Kinderbetreuung in Linz-Land: Spitzenplätze und dringender Handlungsbedarf
LINZ-LAND. Die Arbeiterkammer (AK) Oberösterreich hat aktuelle Zahlen zur Kinderbildung und -betreuung im Bezirk vorgelegt. Der AK-Kinderbetreuungsatlas zeigt, dass Linz-Land in vielen Bereichen gut abschneidet, jedoch gerade beim Angebot für Unter-Dreijährige noch deutlichen Aufholbedarf hat.

Die von der EU festgelegten Barcelona-Ziele sehen vor, dass für 33 Prozent der Unter-Dreijährigen und 96 Prozent der Drei- bis Sechsjährigen Betreuungsplätze zur Verfügung stehen. Während Linz-Land bei den Drei- bis Sechsjährigen mit einer Quote von 95,6 Prozent nur knapp hinter den Vorgaben liegt, verfehlt der Bezirk die Zielquote für die Unter-Dreijährigen mit 26,3 Prozent deutlich.
„Ein massiver Ausbau der Betreuungsangebote und ein Rechtsanspruch auf kostenlose Kinderbildung ab dem zweiten Lebensjahr sind unerlässlich, um Familien echte Wahlfreiheit zu ermöglichen“, betonte AK-Präsident Andreas Stangl. Investitionen in die Kinderbildung seien nicht nur eine soziale, sondern auch eine wirtschaftliche Notwendigkeit. Laut Stangl bringe jeder investierte Euro einen gesellschaftlichen Mehrwert von sieben Euro.

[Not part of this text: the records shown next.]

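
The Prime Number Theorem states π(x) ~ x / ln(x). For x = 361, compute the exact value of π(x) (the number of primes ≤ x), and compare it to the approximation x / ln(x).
π(361) = 72;  x/ln(x) ≈ 61.30;  relative error ≈ 14.86%.

Directly count primes up to 361: π(361) = 72. The PNT approximation gives 361/ln(361) ≈ 361/5.88888 ≈ 61.30. Relative error (π(x) − x/ln(x)) / π(x) ≈ 14.86%; the approximation is known to undercount slightly (Li(x) is a better estimate).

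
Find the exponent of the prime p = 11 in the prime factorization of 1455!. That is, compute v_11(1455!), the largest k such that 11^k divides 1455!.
v_11(1455!) = 145

Legendre's formula: v_p(n!) = Σ_{k ≥ 1} ⌊n / p^k⌋. For p = 11, n = 1455, the terms are:
  ⌊1455/11^1⌋ = ⌊1455/11⌋ = 132
  ⌊1455/11^2⌋ = ⌊1455/121⌋ = 12
  ⌊1455/11^3⌋ = ⌊1455/1331⌋ = 1
(the next term ⌊1455/11^4⌋ = 0, terminating the sum). Summing: v_11(1455!) = 132 + 12 + 1 = 145.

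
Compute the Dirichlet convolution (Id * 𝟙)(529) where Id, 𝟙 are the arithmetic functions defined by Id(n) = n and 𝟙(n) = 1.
(Id * 𝟙)(529) = 553

Divisors of 529: [1, 23, 529]. For each d | 529:
  d = 1: Id(1) · 𝟙(529/1) = 1 · 1 = 1
  d = 23: Id(23) · 𝟙(529/23) = 23 · 1 = 23
  d = 529: Id(529) · 𝟙(529/529) = 529 · 1 = 529
Summing: (Id * 𝟙)(529) = 1 + 23 + 529 = 553.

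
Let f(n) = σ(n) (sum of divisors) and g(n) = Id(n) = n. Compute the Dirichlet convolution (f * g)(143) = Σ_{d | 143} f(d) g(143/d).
(σ * Id)(143) = 621

Divisors of 143: [1, 11, 13, 143]. For each d | 143:
  d = 1: σ(1) · Id(143/1) = 1 · 143 = 143
  d = 11: σ(11) · Id(143/11) = 12 · 13 = 156
  d = 13: σ(13) · Id(143/13) = 14 · 11 = 154
  d = 143: σ(143) · Id(143/143) = 168 · 1 = 168
Summing: (σ * Id)(143) = 143 + 156 + 154 + 168 = 621.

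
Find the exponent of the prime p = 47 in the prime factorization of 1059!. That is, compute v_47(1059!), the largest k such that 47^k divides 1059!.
v_47(1059!) = 22

Legendre's formula: v_p(n!) = Σ_{k ≥ 1} ⌊n / p^k⌋. For p = 47, n = 1059, the terms are:
  ⌊1059/47^1⌋ = ⌊1059/47⌋ = 22
(the next term ⌊1059/47^2⌋ = 0, terminating the sum). Summing: v_47(1059!) = 22 = 22.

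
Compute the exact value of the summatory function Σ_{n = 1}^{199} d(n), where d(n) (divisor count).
Σ_{n ≤ 199} d(n) = 1086

Compute d(n) for each 1 ≤ n ≤ 199: d(1) = 1, d(2) = 2, d(3) = 2, d(4) = 3, d(5) = 2, d(6) = 4, d(7) = 2, d(8) = 4, d(9) = 3, d(10) = 4, d(11) = 2, d(12) = 6, d(13) = 2, d(14) = 4, d(15) = 4, d(16) = 5, d(17) = 2, d(18) = 6, d(19) = 2, d(20) = 6, d(21) = 4, d(22) = 4, d(23) = 2, d(24) = 8, d(25) = 3, d(26) = 4, d(27) = 4, d(28) = 6, d(29) = 2, d(30) = 8, d(31) = 2, d(32) = 6, d(33) = 4, d(34) = 4, d(35) = 4, d(36) = 9, d(37) = 2, d(38) = 4, d(39) = 4, d(40) = 8, d(41) = 2, d(42) = 8, d(43) = 2, d(44) = 6, d(45) = 6, d(46) = 4, d(47) = 2, d(48) = 10, d(49) = 3, d(50) = 6, d(51) = 4, d(52) = 6, d(53) = 2, d(54) = 8, d(55) = 4, d(56) = 8, d(57) = 4, d(58) = 4, d(59) = 2, d(60) = 12, d(61) = 2, d(62) = 4, d(63) = 6, d(64) = 7, d(65) = 4, d(66) = 8, d(67) = 2, d(68) = 6, d(69) = 4, d(70) = 8, d(71) = 2, d(72) = 12, d(73) = 2, d(74) = 4, d(75) = 6, d(76) = 6, d(77) = 4, d(78) = 8, d(79) = 2, d(80) = 10, d(81) = 5, d(82) = 4, d(83) = 2, d(84) = 12, d(85) = 4, d(86) = 4, d(87) = 4, d(88) = 8, d(89) = 2, d(90) = 12, d(91) = 4, d(92) = 6, d(93) = 4, d(94) = 4, d(95) = 4, d(96) = 12, d(97) = 2, d(98) = 6, d(99) = 6, d(100) = 9, d(101) = 2, d(102) = 8, d(103) = 2, d(104) = 8, d(105) = 8, d(106) = 4, d(107) = 2, d(108) = 12, d(109) = 2, d(110) = 8, d(111) = 4, d(112) = 10, d(113) = 2, d(114) = 8, d(115) = 4, d(116) = 6, d(117) = 6, d(118) = 4, d(119) = 4, d(120) = 16, d(121) = 3, d(122) = 4, d(123) = 4, d(124) = 6, d(125) = 4, d(126) = 12, d(127) = 2, d(128) = 8, d(129) = 4, d(130) = 8, d(131) = 2, d(132) = 12, d(133) = 4, d(134) = 4, d(135) = 8, d(136) = 8, d(137) = 2, d(138) = 8, d(139) = 2, d(140) = 12, d(141) = 4, d(142) = 4, d(143) = 4, d(144) = 15, d(145) = 4, d(146) = 4, d(147) = 6, d(148) = 6, d(149) = 2, d(150) = 12, d(151) = 2, d(152) = 8, d(153) = 6, d(154) = 8, d(155) = 4, d(156) = 12, d(157) = 2, d(158) = 4, d(159) = 4, d(160) = 12, d(161) = 4, d(162) = 10, d(163) = 2, d(164) = 6, d(165) = 8, d(166) = 4, d(167) = 2, d(168) = 16, d(169) = 3, d(170) = 8, d(171) = 6, d(172) = 6, d(173) = 2, d(174) = 8, d(175) = 6, d(176) = 10, d(177) = 4, d(178) = 4, d(179) = 2, d(180) = 18, d(181) = 2, d(182) = 8, d(183) = 4, d(184) = 8, d(185) = 4, d(186) = 8, d(187) = 4, d(188) = 6, d(189) = 8, d(190) = 8, d(191) = 2, d(192) = 14, d(193) = 2, d(194) = 4, d(195) = 8, d(196) = 9, d(197) = 2, d(198) = 12, d(199) = 2. Summing all 199 values: 1086. (Dirichlet's divisor formula: Σ_{n ≤ x} d(n) = x ln(x) + (2γ − 1) x + O(√x). For x = 199, the asymptotic estimate is ≈ 1084.10.)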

Linz-Land: Viele Spitzenreiter bei der Betreuung
Trotz der Defizite bei den Jüngsten zeigt der Kinderbetreuungsatlas auch Positives: 20 der 22 Gemeinden in Linz-Land wurden in der höchsten Kategorie 1A eingestuft. Diese Gemeinden erfüllen alle Kriterien für eine vollzeittaugliche Betreuung, darunter tägliche Öffnungszeiten von mindestens 9,5 Stunden und eine Mindestwochenöffnungszeit von 45 Stunden. Bei den Unter-Dreijährigen zählen Asten, Enns, Hörsching, Leonding, Neuhofen und Pasching zu diesen Vorzeigegemeinden.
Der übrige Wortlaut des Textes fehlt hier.